Kuasa Hukum PT Hadji Kalla, Muhammad Ardiansyah Harahap, menyatakan kesiapan menghadapi gugatan GMTD yang telah didaftarkan pada 25 November 2025 dan dijadwalkan sidang perdana pada 9 Desember 2025.

“Dalam hal ini, posisi kami adalah GMTD menawar, kami membeli,” tegasnya.

Ia menjelaskan bahwa kepemilikan saham GMTD tidak hanya dikuasai oleh PT Makassar Permata Sulawesi yang terafiliasi Lippo Group, tetapi juga oleh Pemerintah Provinsi Sulawesi Selatan (13,5 persen), Pemerintah Kota Makassar (6,5 persen), Pemerintah Kabupaten Gowa (6,5 persen), Yayasan Pembangunan Sulawesi Selatan (6,5 persen), serta masyarakat.

Namun, menurutnya, pemegang saham non-Lippo tidak pernah menyetujui gugatan GMTD. Ia juga mempersoalkan pernyataan James Riyadi yang menyebut GMTD adalah milik pemerintah daerah.

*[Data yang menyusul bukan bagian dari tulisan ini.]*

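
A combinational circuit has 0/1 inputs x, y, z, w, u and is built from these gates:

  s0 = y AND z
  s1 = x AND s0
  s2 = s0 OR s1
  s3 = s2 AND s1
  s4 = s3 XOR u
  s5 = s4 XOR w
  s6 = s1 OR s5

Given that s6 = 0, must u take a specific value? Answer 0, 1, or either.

Both values of u occur among assignments with s6 = 0:
  u=0: x=0, y=0, z=0, w=0, u=0
  u=1: x=0, y=0, z=0, w=1, u=1

either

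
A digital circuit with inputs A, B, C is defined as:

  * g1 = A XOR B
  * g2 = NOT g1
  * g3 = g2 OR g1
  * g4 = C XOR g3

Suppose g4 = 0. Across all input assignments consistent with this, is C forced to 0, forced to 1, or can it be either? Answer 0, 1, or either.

g4 = C XOR g3 must be 0, so C and g3 are equal.
Every assignment with g4 = 0 has C = 1; there are 4 such assignment(s).
  A=0, B=0, C=1
  A=0, B=1, C=1
  A=1, B=0, C=1
  A=1, B=1, C=1

1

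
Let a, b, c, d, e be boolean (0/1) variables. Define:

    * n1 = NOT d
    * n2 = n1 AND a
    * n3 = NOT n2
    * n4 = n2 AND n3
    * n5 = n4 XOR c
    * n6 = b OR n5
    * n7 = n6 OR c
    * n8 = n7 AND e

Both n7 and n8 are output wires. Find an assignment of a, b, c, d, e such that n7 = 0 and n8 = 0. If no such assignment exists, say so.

a=1, b=0, c=0, d=0, e=1

Check with a=1, b=0, c=0, d=0, e=1:
n1 = NOT d = NOT 0 = 1
n2 = n1 AND a = 1 AND 1 = 1
n3 = NOT n2 = NOT 1 = 0
n4 = n2 AND n3 = 1 AND 0 = 0
n5 = n4 XOR c = 0 XOR 0 = 0
n6 = b OR n5 = 0 OR 0 = 0
n7 = n6 OR c = 0 OR 0 = 0
n8 = n7 AND e = 0 AND 1 = 0
So n7 = 0 and n8 = 0.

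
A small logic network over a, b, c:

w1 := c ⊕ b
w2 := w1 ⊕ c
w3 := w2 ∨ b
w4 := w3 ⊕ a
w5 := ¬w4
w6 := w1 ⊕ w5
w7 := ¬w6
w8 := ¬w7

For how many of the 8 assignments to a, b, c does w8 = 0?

4

w8 = ¬w7 must be 0, so w7 = 1.
Satisfying assignments:
  a=0, b=0, c=1
  a=0, b=1, c=1
  a=1, b=0, c=0
  a=1, b=1, c=0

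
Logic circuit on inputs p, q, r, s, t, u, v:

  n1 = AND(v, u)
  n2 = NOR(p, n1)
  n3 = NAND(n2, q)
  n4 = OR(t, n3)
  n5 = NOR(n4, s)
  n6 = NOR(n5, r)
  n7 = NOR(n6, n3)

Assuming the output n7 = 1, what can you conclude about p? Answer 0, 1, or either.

n7 = NOR(n6, n3) must be 1, so both n6 = 0 and n3 = 0.
Every assignment with n7 = 1 has p = 0; there are 15 such assignment(s).

0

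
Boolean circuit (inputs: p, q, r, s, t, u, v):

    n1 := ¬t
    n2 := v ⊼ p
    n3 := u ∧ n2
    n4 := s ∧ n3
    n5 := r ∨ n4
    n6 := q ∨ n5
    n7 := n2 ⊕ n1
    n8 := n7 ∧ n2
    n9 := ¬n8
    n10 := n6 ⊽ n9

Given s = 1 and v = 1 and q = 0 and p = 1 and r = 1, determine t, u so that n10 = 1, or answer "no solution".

no solution exists

With s = 1 and v = 1 and q = 0 and p = 1 and r = 1 fixed, none of the 4 settings of t, u give n10 = 1.
For example, with t=0, u=0:
n1 = ¬t = ¬0 = 1
n2 = v ⊼ p = 1 ⊼ 1 = 0
n3 = u ∧ n2 = 0 ∧ 0 = 0
n4 = s ∧ n3 = 1 ∧ 0 = 0
n5 = r ∨ n4 = 1 ∨ 0 = 1
n6 = q ∨ n5 = 0 ∨ 1 = 1
n7 = n2 ⊕ n1 = 0 ⊕ 1 = 1
n8 = n7 ∧ n2 = 1 ∧ 0 = 0
n9 = ¬n8 = ¬0 = 1
n10 = n6 ⊽ n9 = 1 ⊽ 1 = 0
giving n10 = 0 ≠ 1.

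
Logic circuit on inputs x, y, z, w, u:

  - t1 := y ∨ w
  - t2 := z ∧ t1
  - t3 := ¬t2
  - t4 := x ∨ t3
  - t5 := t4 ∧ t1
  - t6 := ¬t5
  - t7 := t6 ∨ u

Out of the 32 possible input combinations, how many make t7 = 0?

t7 = t6 ∨ u must be 0, so both t6 = 0 and u = 0.
t6 = ¬t5 must be 0, so t5 = 1.
Enumerating the 32 input combinations, 9 give t7 = 0 and 23 give t7 = 1.

9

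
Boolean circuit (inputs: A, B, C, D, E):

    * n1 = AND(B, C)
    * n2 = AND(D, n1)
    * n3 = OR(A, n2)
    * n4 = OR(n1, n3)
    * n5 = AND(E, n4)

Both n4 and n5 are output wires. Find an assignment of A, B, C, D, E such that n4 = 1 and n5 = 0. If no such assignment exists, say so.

Check with A=1, B=0, C=1, D=0, E=0:
n1 = AND(B, C) = AND(0, 1) = 0
n2 = AND(D, n1) = AND(0, 0) = 0
n3 = OR(A, n2) = OR(1, 0) = 1
n4 = OR(n1, n3) = OR(0, 1) = 1
n5 = AND(E, n4) = AND(0, 1) = 0
So n4 = 1 and n5 = 0.

A=1, B=0, C=1, D=0, E=0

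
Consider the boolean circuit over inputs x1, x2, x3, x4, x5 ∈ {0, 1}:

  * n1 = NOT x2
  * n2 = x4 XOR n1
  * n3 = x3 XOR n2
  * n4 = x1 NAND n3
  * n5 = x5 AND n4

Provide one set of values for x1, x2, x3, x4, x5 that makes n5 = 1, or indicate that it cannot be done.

n5 = x5 AND n4 must be 1, so both x5 = 1 and n4 = 1.
n4 = x1 NAND n3 must be 1, so at least one of x1, n3 is 0.
Check with x1=0 x2=1 x3=0 x4=1 x5=1:
n1 = NOT x2 = NOT 1 = 0
n2 = x4 XOR n1 = 1 XOR 0 = 1
n3 = x3 XOR n2 = 0 XOR 1 = 1
n4 = x1 NAND n3 = 0 NAND 1 = 1
n5 = x5 AND n4 = 1 AND 1 = 1
So n5 = 1 as required.

x1=0 x2=1 x3=0 x4=1 x5=1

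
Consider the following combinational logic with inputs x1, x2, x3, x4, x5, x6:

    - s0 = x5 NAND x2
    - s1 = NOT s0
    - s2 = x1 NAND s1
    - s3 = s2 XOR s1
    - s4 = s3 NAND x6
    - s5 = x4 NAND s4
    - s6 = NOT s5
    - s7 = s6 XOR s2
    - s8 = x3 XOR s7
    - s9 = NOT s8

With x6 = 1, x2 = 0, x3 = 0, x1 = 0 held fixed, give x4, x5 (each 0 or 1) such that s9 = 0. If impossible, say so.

s9 = NOT s8 must be 0, so s8 = 1.
s8 = x3 XOR s7 must be 1, so x3 and s7 differ.
Check with x6 = 1, x2 = 0, x3 = 0, x1 = 0 and x4=1, x5=1:
s0 = x5 NAND x2 = 1 NAND 0 = 1
s1 = NOT s0 = NOT 1 = 0
s2 = x1 NAND s1 = 0 NAND 0 = 1
s3 = s2 XOR s1 = 1 XOR 0 = 1
s4 = s3 NAND x6 = 1 NAND 1 = 0
s5 = x4 NAND s4 = 1 NAND 0 = 1
s6 = NOT s5 = NOT 1 = 0
s7 = s6 XOR s2 = 0 XOR 1 = 1
s8 = x3 XOR s7 = 0 XOR 1 = 1
s9 = NOT s8 = NOT 1 = 0
So s9 = 0.

x4=1, x5=1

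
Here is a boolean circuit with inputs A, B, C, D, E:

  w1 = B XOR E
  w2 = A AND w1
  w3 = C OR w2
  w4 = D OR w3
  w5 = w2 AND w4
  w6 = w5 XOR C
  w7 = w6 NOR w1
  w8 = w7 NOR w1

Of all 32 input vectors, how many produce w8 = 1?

8

w8 = w7 NOR w1 must be 1, so both w7 = 0 and w1 = 0.
Enumerating the 32 input combinations, 8 give w8 = 1 and 24 give w8 = 0.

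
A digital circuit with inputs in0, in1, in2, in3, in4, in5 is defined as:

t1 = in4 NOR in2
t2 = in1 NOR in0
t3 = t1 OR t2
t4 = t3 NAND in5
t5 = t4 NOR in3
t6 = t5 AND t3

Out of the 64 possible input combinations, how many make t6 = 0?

t6 = t5 AND t3 must be 0, so at least one of t5, t3 is 0.
Enumerating the 64 input combinations, 57 give t6 = 0 and 7 give t6 = 1.

57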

Ardiansyah menyatakan pihaknya menemukan indikasi keterlibatan Lippo Group melalui PT Makassar Permata Sulawesi dan dugaan penyembunyian kepemilikan melalui struktur perusahaan berlapis.

Ia menilai gugatan GMTD hanya untuk membangun kesan bahwa lahan itu adalah milik perusahaan tersebut.

“Padahal, kalau kita tarik secara historis kepemilikan lahan tersebut bahwa PT Hadji Kalla secara jelas dan terang merupakan pemegang hak yang sah berdasarkan SHGB yang terbit pada tahun 1996,” tegasnya.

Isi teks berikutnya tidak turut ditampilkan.